The Mars Mole HP3 – hammer drill at the end
In addition to the SEIS seismograph, the InSight probe is also equipped with the German HP3 drill. But the Mars mole, as the instrument is called by the responsible scientists at the German Aerospace Center (DLR), had major problems. The heat flow probe was supposed to be the first probe in the history of space travel to penetrate deep into the interior of Mars – up to five meters deep in order to gain deeper insights into the upper rock layers of Mars.
InSight delivers weather reports from Mars
If you want to know what the weather is like on Mars, you can look online: InSight now also provides us with weather data. On June 4, 2020, for example, the maximum temperature was -2 degrees Celsius and the minimum temperature -92 degrees Celsius.
But the soil conditions in this area are obviously completely different than expected. In the meantime, the mole got stuck at a depth of around 35 centimeters and in October 2019 the drilling robot took the completely wrong direction. In January 2021, those responsible therefore decided to finally abandon the project.
“We gave everything we could. But Mars and our brave mole just didn’t go together.”
Tilman Spohn, DLR Institute for Planetary Research
Sun sails on board
Besides the SEIS seismometer and the HP3 drill, InSight has other scientific instruments with it, including the RISE experiment (Rotation and Interior Structure Eexperiment). It measures small fluctuations in the axis of rotation of Mars and should thus also provide information about the internal structure of the planet.

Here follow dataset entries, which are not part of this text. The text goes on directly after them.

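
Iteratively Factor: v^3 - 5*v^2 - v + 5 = (v + 1)*(v^2 - 6*v + 5) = (v - 1)*(v + 1)*(v - 5)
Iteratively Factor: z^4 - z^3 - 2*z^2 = (z - 2)*(z^3 + z^2) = (z - 2)*(z + 1)*(z^2) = z*(z - 2)*(z + 1)*(z)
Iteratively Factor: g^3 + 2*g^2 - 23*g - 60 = (g + 3)*(g^2 - g - 20) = (g + 3)*(g + 4)*(g - 5)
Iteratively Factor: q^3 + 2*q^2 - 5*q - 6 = (q + 3)*(q^2 - q - 2) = (q - 2)*(q + 3)*(q + 1)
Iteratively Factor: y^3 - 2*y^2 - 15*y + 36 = (y + 4)*(y^2 - 6*y + 9) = (y - 3)*(y + 4)*(y - 3)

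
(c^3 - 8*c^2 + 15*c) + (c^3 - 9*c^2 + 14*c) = 2*c^3 - 17*c^2 + 29*c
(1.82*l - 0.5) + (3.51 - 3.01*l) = 3.01 - 1.19*l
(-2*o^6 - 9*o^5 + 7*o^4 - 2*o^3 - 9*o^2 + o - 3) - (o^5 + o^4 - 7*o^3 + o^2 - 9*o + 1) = -2*o^6 - 10*o^5 + 6*o^4 + 5*o^3 - 10*o^2 + 10*o - 4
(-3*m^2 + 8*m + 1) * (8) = -24*m^2 + 64*m + 8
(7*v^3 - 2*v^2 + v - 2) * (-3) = -21*v^3 + 6*v^2 - 3*v + 6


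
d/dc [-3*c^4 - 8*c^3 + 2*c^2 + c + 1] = -12*c^3 - 24*c^2 + 4*c + 1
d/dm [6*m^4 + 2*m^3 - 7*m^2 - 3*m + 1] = 24*m^3 + 6*m^2 - 14*m - 3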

InSight weighs 360 kilograms. With the sun sails extended, the lander has a wingspan of around six meters.
InSight was built by Lockheed-Martin Space Systems in Denver. The design of the 360 kilogram lander, with its sun sails extended, around six meters long and one and a half meters wide, is based on the Phoenix space probe, which landed on Mars in 2008 and transmitted data for a few months. InSights two sun sails each have a diameter of more than two meters.
“InSight is like a scientific time machine that tells us about the beginnings of Mars 4.5 billion years ago. It will help us understand how rocks form, such as the earth, its moon and even planets in other solar systems. “
Bruce Banerdt, InSight Scientist, Jet Propulsion Laboratory
InSight lands on Mars and takes its first photo
One of the first images InSight sent from Mars.
The NASA lander InSight landed on the evening of November 26, 2018 after a six-month, 500-million-kilometer journey on Mars in the Elysium Planitia plain, which is adjacent to several large shield volcanoes, north of the Mars equator. In a complicated maneuver, InSight had to be slowed down by brake rockets and a parachute after entering the Martian atmosphere – and at times withstand temperatures of around 1,500 degrees Celsius.
Animation shows InSight’s landing on Mars
InSight sends sounds and a selfie from Mars
InSight photographs itself on Mars
InSight also sent sounds from Mars to Earth: On December 9, 2018, NASA released sound recordings that InSight had made on Mars. You can hear the deep rumble of winds blowing on the Red Planet. The lander took his first selfie three days earlier: he photographed himself with the camera on his roughly two-and-a-half meter long robotic arm.
Wind noise on Mars
Sounds of Mars: NASA’s InSight Senses Martian Wind
InSight takes off for Mars two years later than planned
For testing, the Mars lander InSight had to be placed in a kind of centrifugal drum on Earth.
InSight should actually have made its way to Mars in 2016. The start of the mission, which cost more than 600 million euros, was postponed due to an instrument that was not yet working properly. On May 5, 2018, the stationary lander was sent off to sniff with the aid of an Atlas V-401 rocket measuring around 57 meters. In addition to NASA scientists, researchers from nine other countries are involved in the mission, including the German Aerospace Center (DLR).